Une fois au Guatemala, ils ont dormi dans la rue, sans nourriture, durant deux jours. Ils ont ensuite été aidés par un chauffeur de camion qui a reconnu leur situation désespérée et qui les a transportés vers la frontière de Tapachula, au sud du Mexique, où ils ont demandé de l'aide dans un refuge pour migrants.

Avec l'assistance du HCR, l'Agence des Nations Unies pour les réfugiés, la famille a été transférée vers un centre d’hébergement dans une autre partie du Mexique qui avait de meilleures installations pour les aveugles. Ils comptent désormais parmi les personnes les plus vulnérables au sein d’une population déracinée de plusieurs milliers de personnes ayant fui pour sauver leur vie.
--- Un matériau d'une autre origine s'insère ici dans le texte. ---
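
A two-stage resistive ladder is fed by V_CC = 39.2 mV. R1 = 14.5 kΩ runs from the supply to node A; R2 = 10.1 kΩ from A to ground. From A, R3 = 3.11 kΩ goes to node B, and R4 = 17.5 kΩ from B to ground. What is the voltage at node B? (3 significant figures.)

V_B ≈ 10.6 mV

Node A sees R2 in parallel with the series input of stage 2, R3 + R4 = 20.61 kΩ.
Effective lower resistance at A: R2 ‖ 20.61 = 6.778 kΩ.
V_A = 39.2 × 6.778/(14.5 + 6.778) = 12.49 mV.
Stage 2 is unloaded, so V_B = V_A · R4/(R3+R4) = 12.49 × 17.5/20.61 = 10.60 mV.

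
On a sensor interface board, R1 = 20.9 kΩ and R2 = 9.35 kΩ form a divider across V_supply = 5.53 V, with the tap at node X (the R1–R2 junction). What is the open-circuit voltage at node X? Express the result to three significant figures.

With X open, the divider is unloaded: V_th = 5.53 × 9.35/30.25 = 1.709 V.

V_th ≈ 1.71 V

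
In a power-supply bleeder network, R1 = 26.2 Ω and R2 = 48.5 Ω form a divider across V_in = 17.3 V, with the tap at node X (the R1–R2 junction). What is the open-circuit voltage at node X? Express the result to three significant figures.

V_th ≈ 11.2 V

With X open, the divider is unloaded: V_th = 17.3 × 48.5/74.70 = 11.23 V.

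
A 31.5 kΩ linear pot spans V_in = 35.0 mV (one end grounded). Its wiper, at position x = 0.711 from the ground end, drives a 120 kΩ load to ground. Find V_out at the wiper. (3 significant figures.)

Split the track: R_lower = x·R_p = 22.40 kΩ, R_upper = (1−x)·R_p = 9.104 kΩ.
(x·R_p) ‖ R_L = 18.87 kΩ.
V_out = 35.0 × 18.87/(9.104 + 18.87) = 23.61 mV.
(Unloaded: V_out = x·V_in = 24.9 mV.)

V_out ≈ 23.6 mV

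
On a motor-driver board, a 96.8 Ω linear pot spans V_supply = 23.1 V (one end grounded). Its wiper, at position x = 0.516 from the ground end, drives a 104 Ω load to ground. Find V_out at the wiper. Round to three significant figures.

Lower segment x·R_p = 49.95 Ω; upper segment (1−x)·R_p = 46.85 Ω.
(x·R_p) ‖ R_L = 33.74 Ω.
Loaded-divider output: V_out = 23.1 × 0.4187 = 9.671 V.

V_out ≈ 9.67 V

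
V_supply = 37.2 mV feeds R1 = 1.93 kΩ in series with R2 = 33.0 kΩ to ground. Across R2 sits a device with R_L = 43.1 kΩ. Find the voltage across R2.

R2 ‖ R_L = (33.0 × 43.1)/(33.0 + 43.1) = 18.69 kΩ.
Then V_out = V_supply · R2'/(R1 + R2') = 37.2 × 18.69/20.62 = 33.72 mV.

V_out ≈ 33.7 mV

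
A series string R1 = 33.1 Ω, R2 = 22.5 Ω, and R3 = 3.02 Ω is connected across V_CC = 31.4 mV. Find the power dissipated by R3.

P ≈ 0.867 µW

Series current I = V_CC/ΣR = 31.4/58.62 = 0.5357 mA.
P(R3) = I²·R3 = (0.5357)² × 3.02 = 0.8665 µW.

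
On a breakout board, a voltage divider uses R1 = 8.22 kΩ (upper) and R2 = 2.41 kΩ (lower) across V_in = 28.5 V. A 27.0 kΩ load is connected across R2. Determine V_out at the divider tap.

V_out ≈ 6.04 V

R2 ‖ R_L = (2.41 × 27.0)/(2.41 + 27.0) = 2.213 kΩ.
Voltage divider with the loaded lower leg: V_out = 28.5 × 2.213/(8.22 + 2.213) = 28.5 × 0.2121 = 6.044 V.
(Unloaded it would be 6.46 V; the load pulls it down.)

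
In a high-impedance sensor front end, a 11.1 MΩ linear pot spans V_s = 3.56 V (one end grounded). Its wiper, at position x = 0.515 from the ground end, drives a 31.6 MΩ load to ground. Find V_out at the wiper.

V_out ≈ 1.69 V

Split the track: R_lower = x·R_p = 5.716 MΩ, R_upper = (1−x)·R_p = 5.383 MΩ.
R_L loads the lower segment: effective lower R = 4.841 MΩ.
V_out = 3.56 × 4.841/(5.383 + 4.841) = 1.686 V.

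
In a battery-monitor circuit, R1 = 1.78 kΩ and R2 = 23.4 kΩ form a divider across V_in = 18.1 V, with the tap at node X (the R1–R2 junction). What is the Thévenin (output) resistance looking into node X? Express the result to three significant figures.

R_th ≈ 1.65 kΩ

Looking into X with the source shorted: R_th = R1·R2/(R1+R2) = 1.780 × 23.4/25.18 = 1.654 kΩ.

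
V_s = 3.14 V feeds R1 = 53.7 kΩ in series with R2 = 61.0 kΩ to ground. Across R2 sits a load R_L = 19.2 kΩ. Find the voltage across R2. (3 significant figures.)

R2 ‖ R_L = (61.0 × 19.2)/(61.0 + 19.2) = 14.60 kΩ.
Then V_out = V_s · R2'/(R1 + R2') = 3.14 × 14.60/68.30 = 0.6713 V.

V_out ≈ 0.671 V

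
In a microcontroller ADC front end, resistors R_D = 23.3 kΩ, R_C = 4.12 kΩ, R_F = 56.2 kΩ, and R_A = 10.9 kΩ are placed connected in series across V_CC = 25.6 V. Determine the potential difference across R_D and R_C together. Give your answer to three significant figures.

V ≈ 7.43 V

Total series resistance ΣR = 23.3 + 4.12 + 56.2 + 10.9 = 94.52 kΩ.
R_{R_D..R_C} = 23.3 + 4.12 = 27.42 kΩ.
V = V_CC · R/ΣR = 25.6 × 0.2901 = 7.426 V.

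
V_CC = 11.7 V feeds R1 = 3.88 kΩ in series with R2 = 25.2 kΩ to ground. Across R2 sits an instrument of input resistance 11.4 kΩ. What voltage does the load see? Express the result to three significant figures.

V_out ≈ 7.83 V

The load sits in parallel with R2, giving an effective lower resistance R2' = R2·R_L/(R2+R_L) = 7.849 kΩ.
Now apply the divider: V_out = 11.7 × 0.6692 = 7.830 V.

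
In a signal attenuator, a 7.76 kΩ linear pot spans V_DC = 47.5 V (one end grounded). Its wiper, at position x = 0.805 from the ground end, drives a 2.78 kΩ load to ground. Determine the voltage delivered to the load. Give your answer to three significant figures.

Split the track: R_lower = x·R_p = 6.247 kΩ, R_upper = (1−x)·R_p = 1.513 kΩ.
Lower segment in parallel with the load: 6.247 ‖ 2.78 = 1.924 kΩ.
Loaded-divider output: V_out = 47.5 × 0.5597 = 26.59 V.
(Unloaded: V_out = x·V_DC = 38.2 V.)

V_out ≈ 26.6 V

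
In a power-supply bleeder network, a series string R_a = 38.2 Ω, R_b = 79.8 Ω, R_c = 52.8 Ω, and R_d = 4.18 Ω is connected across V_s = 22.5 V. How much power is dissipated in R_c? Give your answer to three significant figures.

P ≈ 0.873 W

Series current I = V_s/ΣR = 22.5/175.0 = 0.1286 A.
P(R_c) = I²·R_c = (0.1286)² × 52.8 = 0.8730 W.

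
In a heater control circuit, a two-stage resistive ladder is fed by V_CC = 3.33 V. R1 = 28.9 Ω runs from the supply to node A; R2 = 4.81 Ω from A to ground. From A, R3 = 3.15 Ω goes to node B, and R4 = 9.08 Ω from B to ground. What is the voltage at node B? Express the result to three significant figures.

V_B ≈ 0.264 V

Looking into the second stage from A: R3 + R4 = 12.23 Ω appears in parallel with R2.
R2 ‖ (R3+R4) = 3.452 Ω.
V_A = 3.33 × 3.452/(28.9 + 3.452) = 0.3553 V.
Stage 2 is unloaded, so V_B = V_A · R4/(R3+R4) = 0.3553 × 9.08/12.23 = 0.2638 V.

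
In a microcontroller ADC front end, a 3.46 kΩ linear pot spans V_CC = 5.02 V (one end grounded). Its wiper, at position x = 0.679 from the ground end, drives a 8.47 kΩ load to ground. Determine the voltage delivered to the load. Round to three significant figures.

Split the track: R_lower = x·R_p = 2.349 kΩ, R_upper = (1−x)·R_p = 1.111 kΩ.
Lower segment in parallel with the load: 2.349 ‖ 8.47 = 1.839 kΩ.
V_out = 5.02 × 1.839/(1.111 + 1.839) = 3.130 V.
(Unloaded: V_out = x·V_CC = 3.41 V.)

V_out ≈ 3.13 V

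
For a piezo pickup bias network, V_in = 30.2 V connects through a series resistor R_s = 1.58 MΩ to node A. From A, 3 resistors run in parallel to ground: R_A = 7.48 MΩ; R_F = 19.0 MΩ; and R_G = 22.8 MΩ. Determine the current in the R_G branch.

I ≈ 0.971 µA

Combine the parallel branches: R_p = (1/7.48 + 1/19.0 + 1/22.8)⁻¹ = 4.344 MΩ.
V_A by voltage divider: V_A = 30.2 × 4.344/(1.58 + 4.344) = 22.15 V.
Branch current I = V_A/R_G = 22.15/22.8 = 0.9713 µA.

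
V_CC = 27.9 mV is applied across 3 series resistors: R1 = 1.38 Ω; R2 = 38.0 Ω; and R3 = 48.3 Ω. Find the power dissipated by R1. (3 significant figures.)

The common current is I = 27.9/87.68 = 0.3182 mA.
P = I²R = 0.1013 × 1.38 = 0.1397 µW.

P ≈ 0.140 µW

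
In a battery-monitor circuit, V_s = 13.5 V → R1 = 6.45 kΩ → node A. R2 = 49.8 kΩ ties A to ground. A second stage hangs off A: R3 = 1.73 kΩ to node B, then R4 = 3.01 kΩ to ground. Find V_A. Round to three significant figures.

V_A ≈ 5.42 V

Looking into the second stage from A: R3 + R4 = 4.740 kΩ appears in parallel with R2.
Effective lower resistance at A: R2 ‖ 4.740 = 4.328 kΩ.
V_A = 13.5 × 4.328/(6.45 + 4.328) = 5.421 V.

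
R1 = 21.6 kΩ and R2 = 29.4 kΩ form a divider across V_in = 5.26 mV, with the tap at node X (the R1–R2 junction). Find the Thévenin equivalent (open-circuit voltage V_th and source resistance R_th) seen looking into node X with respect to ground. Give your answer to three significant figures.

V_th ≈ 3.03 mV, R_th ≈ 12.5 kΩ

With X open, the divider is unloaded: V_th = 5.26 × 29.4/51.00 = 3.032 mV.
Zeroing V_in shorts the top of R1 to ground, so R_th = R1 ‖ R2 = 12.45 kΩ.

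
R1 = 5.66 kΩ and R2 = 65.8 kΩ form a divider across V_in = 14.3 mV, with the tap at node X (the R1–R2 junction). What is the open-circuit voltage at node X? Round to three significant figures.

With X open, the divider is unloaded: V_th = 14.3 × 65.8/71.46 = 13.17 mV.

V_th ≈ 13.2 mV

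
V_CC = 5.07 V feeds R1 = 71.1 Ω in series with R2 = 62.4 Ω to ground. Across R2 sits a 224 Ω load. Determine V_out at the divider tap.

V_out ≈ 2.06 V

The load sits in parallel with R2, giving an effective lower resistance R2' = R2·R_L/(R2+R_L) = 48.80 Ω.
Then V_out = V_CC · R2'/(R1 + R2') = 5.07 × 48.80/119.9 = 2.064 V.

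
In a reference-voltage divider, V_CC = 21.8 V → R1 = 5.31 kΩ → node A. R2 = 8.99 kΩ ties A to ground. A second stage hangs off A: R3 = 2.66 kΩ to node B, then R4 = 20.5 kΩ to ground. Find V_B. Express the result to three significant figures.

Node A sees R2 in parallel with the series input of stage 2, R3 + R4 = 23.16 kΩ.
Effective lower resistance at A: R2 ‖ 23.16 = 6.476 kΩ.
V_A = 21.8 × 6.476/(5.31 + 6.476) = 11.98 V.
Stage 2 is unloaded, so V_B = V_A · R4/(R3+R4) = 11.98 × 20.5/23.16 = 10.60 V.

V_B ≈ 10.6 V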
« Des milliers d'hommes, de femmes et d'enfants ont désormais fui la violence des gangs au Salvador, qui est aujourd'hui l'un des pays les plus violents au monde », a déclaré Mark Manly, le Représentant du HCR au Mexique.

« Comme Rosario et Victor, beaucoup ont fait face à des risques extrêmes et ils ont d’urgence besoin de protection. Il nous faut faire davantage pour assurer qu'ils disposent d'informations suffisantes sur la façon de déposer une demande d'asile, que leur accès à la procédure d'asile soit amélioré et qu’ils puissent vivre dans des lieux d’hébergement décents lors de l’examen de leur demande d’asile », a-t-il ajouté.

Marc Manly a souligné que la situation désespérée des réfugiés comme Rosario et Victor rappelle les raisons pour lesquelles le HCR « doit redoubler d’efforts avec les autorités et la société civile pour leur venir en aide. »

Le couple a demandé, et obtenu, l'asile au Mexique, où ils sont désormais installés et ont recommencé une nouvelle vie dans la paix. Rosario est passionnée par le chant, en particulier les hits de la chanteuse pop italienne Laura Pausini, qu'elle interprète dans son logement. Avec Victor, ils aimeraient redémarrer leur entreprise de massage, mais ils ont encore peur des gangs, dont la portée est internationale.

« Ici, nous nous sentons en sécurité, même si nous avons toujours peur qu'un jour les maras nous retrouvent. Ils savent comment retrouver des gens », explique Rosario. Ses pensées sont alors assombries par l'inquiétude pour des proches, restés au pays. « Le reste de notre famille est toujours au Salvador sous la menace à cause de nous. »

* Les noms ont été modifiés pour des raisons de protection.